Northern Pulp announced it will continue to advance its proposed mill transformation project following today’s British Columbia Supreme Court approval of the Company’s requests, including the extension of the stay period under the Companies’ Creditors Arrangement Act (the CCAA) to the end of April 2022.
The Court has also approved the amendment of the interim financing milestone to coincide with the stay extension and use of the interim financing to preserve legal rights.
In their last report, and contrary to concerns raised by the Province of Nova Scotia, the independent Court-appointed Monitor stated that Northern Pulp has been working with due diligence and in good faith, notably regarding the ongoing management of the mill site, preparing the environmental assessment (EA) registration document, and continuing efforts to settle matters with the Province. The Company is satisfied that the Court has granted the relief requested and supported by the Monitor, despite objections raised by the Province.
Northern Pulp is proposing to transform its mill into one of the world’s cleanest, most environmentally focused mills. The EA registration document will be submitted to Nova Scotia Environment and Climate Change (NSECC) by the end of November 2021. NSECC will then issue draft EA terms of reference (ToR) for review, which are anticipated to be finalized by the end of March 2022. The ToR will identify the studies to be completed and the information required for the EA Report. The Company will then have two years to complete the studies and submit its EA Report to NSECC. A decision by the Minister of NSECC is anticipated to be received by August 2024.
“We’re looking forward to submitting the EA registration document and receiving clearly defined terms of reference to guide our work throughout the EA process,” said Graham Kissack, VP, Environment, Health & Safety and Corporate Communications at Paper Excellence. “Throughout the EA process, we are committed to engaging with stakeholders, conducting thorough environmental research, and being transparent with our results. We are convinced that a science-based approach will allow for a successful EA.”
Northern Pulp has been unsuccessful in engaging the Province in settlement discussions to resolve disputes relating to the forced closure of the mill 11-years before the end of the term of the Effluent Treatment Facility (ETF) lease. Northern Pulp has therefore been left with no option but to take steps to preserve and enforce its legal rights. The Province’s opposition to Northern Pulp’s now approved request for use of interim financing during the stay extension to preserve legal rights, considering the Province’s own request for Northern Pulp to file its claim and refusal to enter into settlement discussions, was therefore disappointing.
The closure of the mill has resulted in significant financial losses for Northern Pulp and the longer the mill is closed, the greater the financial impact will be. Northern Pulp has made a demand under the Province’s indemnity for reimbursement of $102 million in indemnified losses incurred up to June 30, 2021, and filed a notice of intended action providing the required advance notice of claims to be made against the Province.

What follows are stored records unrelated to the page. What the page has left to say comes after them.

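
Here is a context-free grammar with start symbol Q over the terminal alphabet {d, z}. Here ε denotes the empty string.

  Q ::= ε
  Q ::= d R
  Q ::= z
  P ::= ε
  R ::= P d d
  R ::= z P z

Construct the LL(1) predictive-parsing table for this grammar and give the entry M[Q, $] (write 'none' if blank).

Q ::= ε

FIRST(Q) = {ε, d, z}
FIRST(P) = {ε}
FIRST(R) = {d, z}  (via P d d)
FOLLOW(Q) includes $ since Q is the start symbol.
FOLLOW(Q): Q appears on no right-hand side. Thus FOLLOW(Q) = {$}.
For Q ::= ε: FIRST(ε) = {ε}, so it goes in M[Q, t] for t ∈ {}; since ε ∈ FIRST, also for every t ∈ FOLLOW(Q) = {$}.
For Q ::= d R: FIRST(d R) = {d}, so it goes in M[Q, t] for t ∈ {d}.
For Q ::= z: FIRST(z) = {z}, so it goes in M[Q, t] for t ∈ {z}.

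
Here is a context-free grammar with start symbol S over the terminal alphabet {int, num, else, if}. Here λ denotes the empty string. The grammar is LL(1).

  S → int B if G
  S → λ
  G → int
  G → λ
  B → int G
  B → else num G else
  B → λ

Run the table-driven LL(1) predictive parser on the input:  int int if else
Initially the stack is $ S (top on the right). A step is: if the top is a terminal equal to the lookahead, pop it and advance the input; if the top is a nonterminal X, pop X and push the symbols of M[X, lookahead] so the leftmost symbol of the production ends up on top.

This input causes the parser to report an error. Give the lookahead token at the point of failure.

     Stack         Input              Action
  1  $ S           int int if else $  expand S → int B if G
  2  $ G if B int  int int if else $  match int
  3  $ G if B      int if else $      expand B → int G
  4  $ G if G int  int if else $      match int
  5  $ G if G      if else $          expand G → λ
  6  $ G if        if else $          match if
  7  $ G           else $             expand G → λ
  8  $             else $             error: stack empty but input remains

else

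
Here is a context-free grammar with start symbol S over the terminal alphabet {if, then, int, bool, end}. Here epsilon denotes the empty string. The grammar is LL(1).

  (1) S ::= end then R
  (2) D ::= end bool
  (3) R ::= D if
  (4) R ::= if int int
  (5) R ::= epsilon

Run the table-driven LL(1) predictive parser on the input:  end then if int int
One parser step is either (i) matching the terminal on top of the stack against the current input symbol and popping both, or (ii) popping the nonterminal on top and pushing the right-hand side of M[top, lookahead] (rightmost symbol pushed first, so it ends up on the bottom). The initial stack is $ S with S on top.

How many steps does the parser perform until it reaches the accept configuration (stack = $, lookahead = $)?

step 1: stack=$ S  input=end then if int int $  — expand S ::= end then R
step 2: stack=$ R then end  input=end then if int int $  — match end
step 3: stack=$ R then  input=then if int int $  — match then
step 4: stack=$ R  input=if int int $  — expand R ::= if int int
step 5: stack=$ int int if  input=if int int $  — match if
step 6: stack=$ int int  input=int int $  — match int
step 7: stack=$ int  input=int $  — match int
Accept reached after 7 steps.

7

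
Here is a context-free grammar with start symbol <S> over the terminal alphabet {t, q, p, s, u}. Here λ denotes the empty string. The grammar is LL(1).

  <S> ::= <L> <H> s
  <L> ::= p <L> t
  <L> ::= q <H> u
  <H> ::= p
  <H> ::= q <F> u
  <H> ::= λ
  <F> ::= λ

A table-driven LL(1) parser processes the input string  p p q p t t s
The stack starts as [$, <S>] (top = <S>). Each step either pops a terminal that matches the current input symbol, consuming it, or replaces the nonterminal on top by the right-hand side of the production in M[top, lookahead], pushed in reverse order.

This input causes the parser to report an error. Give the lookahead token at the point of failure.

t

      Stack                Input            Action
   1  $ <S>                p p q p t t s $  expand <S> ::= <L> <H> s
   2  $ s <H> <L>          p p q p t t s $  expand <L> ::= p <L> t
   3  $ s <H> t <L> p      p p q p t t s $  match p
   4  $ s <H> t <L>        p q p t t s $    expand <L> ::= p <L> t
   5  $ s <H> t t <L> p    p q p t t s $    match p
   6  $ s <H> t t <L>      q p t t s $      expand <L> ::= q <H> u
   7  $ s <H> t t u <H> q  q p t t s $      match q
   8  $ s <H> t t u <H>    p t t s $        expand <H> ::= p
   9  $ s <H> t t u p      p t t s $        match p
  10  $ s <H> t t u        t t s $          error: top is terminal u but lookahead is t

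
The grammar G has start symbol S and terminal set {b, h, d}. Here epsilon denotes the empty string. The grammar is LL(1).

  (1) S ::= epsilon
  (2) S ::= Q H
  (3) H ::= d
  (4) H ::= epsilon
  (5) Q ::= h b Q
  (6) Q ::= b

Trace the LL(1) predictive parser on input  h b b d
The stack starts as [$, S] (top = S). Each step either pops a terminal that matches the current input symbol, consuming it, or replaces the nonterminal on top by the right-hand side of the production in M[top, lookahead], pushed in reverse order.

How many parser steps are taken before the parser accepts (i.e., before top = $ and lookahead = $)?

     Stack      Input      Action
  1  $ S        h b b d $  expand S ::= Q H
  2  $ H Q      h b b d $  expand Q ::= h b Q
  3  $ H Q b h  h b b d $  match h
  4  $ H Q b    b b d $    match b
  5  $ H Q      b d $      expand Q ::= b
  6  $ H b      b d $      match b
  7  $ H        d $        expand H ::= d
  8  $ d        d $        match d
Accept reached after 8 steps.

8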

Northern Pulp will take steps during the stay extension to commence and advance legal proceedings against the Province. The resolution of the legal proceedings through settlement before the end of 2024 is a critical component of the Company’s plan to re-start the mill. The Province has stated that any claims filed would have to be evaluated in conjunction with the Boat Harbour Act, together with the evidence supporting each allegation before the Province would consider entering into an alternative dispute resolution process.
“We encourage the Province to work expeditiously to evaluate the claims and cooperate in providing requested evidence to permit the parties to resolve their disputes on a timely basis. The re-start of a transformed mill following EA approvals is in the best interest of all stakeholders. A timely resolution of these disputes, by the time EA approvals are received, is essential,” said Kissack.
On June 19, 2020, Northern Pulp voluntarily filed for protection under CCAA following the Province of Nova Scotia’s decision requiring the Company to cease using the Boat Harbour Effluent Treatment Facility (BHEFT). This left the mill with no ability to treat or transport pulp effluent, resulting in the mill ceasing production.